Notes from the Black Lagoon

Posts Tagged ‘historical fiction

I have a guilty secret to confess. I’m a children’s librarian and I love to read. I just don’t love to read children’s books. Let me clarify. I adore pictures books. I rejoice in easy readers. I abhore most children’s fiction. I’ve tried really hard and I feel so guilty because there are tons of childrens’ librarians out there who LOVE kidlit. So, in the spirit of the new year, I’ve made a resolution to try and read more kid’s fiction from our collection.
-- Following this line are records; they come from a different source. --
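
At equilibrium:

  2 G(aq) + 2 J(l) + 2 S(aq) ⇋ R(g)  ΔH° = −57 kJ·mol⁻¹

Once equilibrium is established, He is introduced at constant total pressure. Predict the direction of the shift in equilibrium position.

Adding inert gas at constant total pressure expands the volume and lowers every reacting partial pressure. With Δn_gas = 1 − 0 = +1, Q moves away from K toward the side with fewer gas moles, so the system shifts toward the side with more gas moles — to the right.

right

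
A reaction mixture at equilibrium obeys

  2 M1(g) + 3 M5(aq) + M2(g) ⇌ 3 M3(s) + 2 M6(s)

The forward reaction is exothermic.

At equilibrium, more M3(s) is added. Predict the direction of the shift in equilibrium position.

M3 is a pure solid; its activity is 1 regardless of amount, so Q is unaffected — no shift from this change.

no shift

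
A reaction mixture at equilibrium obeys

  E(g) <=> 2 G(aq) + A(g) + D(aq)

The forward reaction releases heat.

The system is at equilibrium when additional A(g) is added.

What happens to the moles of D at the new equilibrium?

decreases

Adding A (g), a product, drives the reaction to the left.
The net shift is to the left. D is a product, so its amount decreases.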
Here’s my first attempt:

Last Girls of Pompeii by Kathryn Lasky

The Last Girls of Pompeii by Kathryn Lasky takes us back to the vibrant world of ancient Pompeii in the Roman Empire, full of augers, soothsayers and bizarre wedding customs. 12 year old Julia is a member of the city’s most prominent family and is its last unmarried daughter. Born with a shriveled arm, Julia had spent most of her youth with her slave, Sura, sheltered by her her loving family, including her doting cousin Marcus. As her sister Cornelia’s wedding day draws nearer, so does Julia’s and Sura’s dread about their uncertain futures. Sura’s eavesdropping reveals a master plan to give the deformed Julia (who is not expected to marry) as a priestess to a prominent cult’s temple and sell Sura to finance Cornelia’s open-bar reception. Lasky builds the sense of impending doom by alluding to tremors, noxious gases and other tell-tale signs of Mount Vesuvius’s tragic eruption that would eventually take place in August of AD 79. This is nicely juxtaposed nicely with both girls’ struggle to come to terms with the meaning of freedom and the ability of each to chose her own future. The book also explores the complicated and beautiful relationships between sisters and, through Sura and Julia’s relationship, suggests that sisterly ties can exist beyond the bounds of family. The most problematic parts of the book center around the character of 15 year old, Marcus, Julia’s cousin. Though Marcus, who laughs at the supposed silliness of Roman traditions and religion, Lasky tries to present a modern understanding of physical deformities that seems a little too anachronistic to fit in with the rest of the story. While admirable, this contributes to the plot’s uneven pacing: It drags in the middle as Julia is dragged from one oracle to another and then abruptly jumps forward with lightning-quick speed as Marcus proposes marriage as a way for them both to escape their fates. Modern middle grade readers may also be a bit puzzled over the budding love of first cousins (an acceptable Roman social more). All in all, this novel is an interesting idea for historical fiction. It richly describes Roman life while providing a deep exploration of the two protagonists but it ultimately leaves readers hanging with its uneven plot.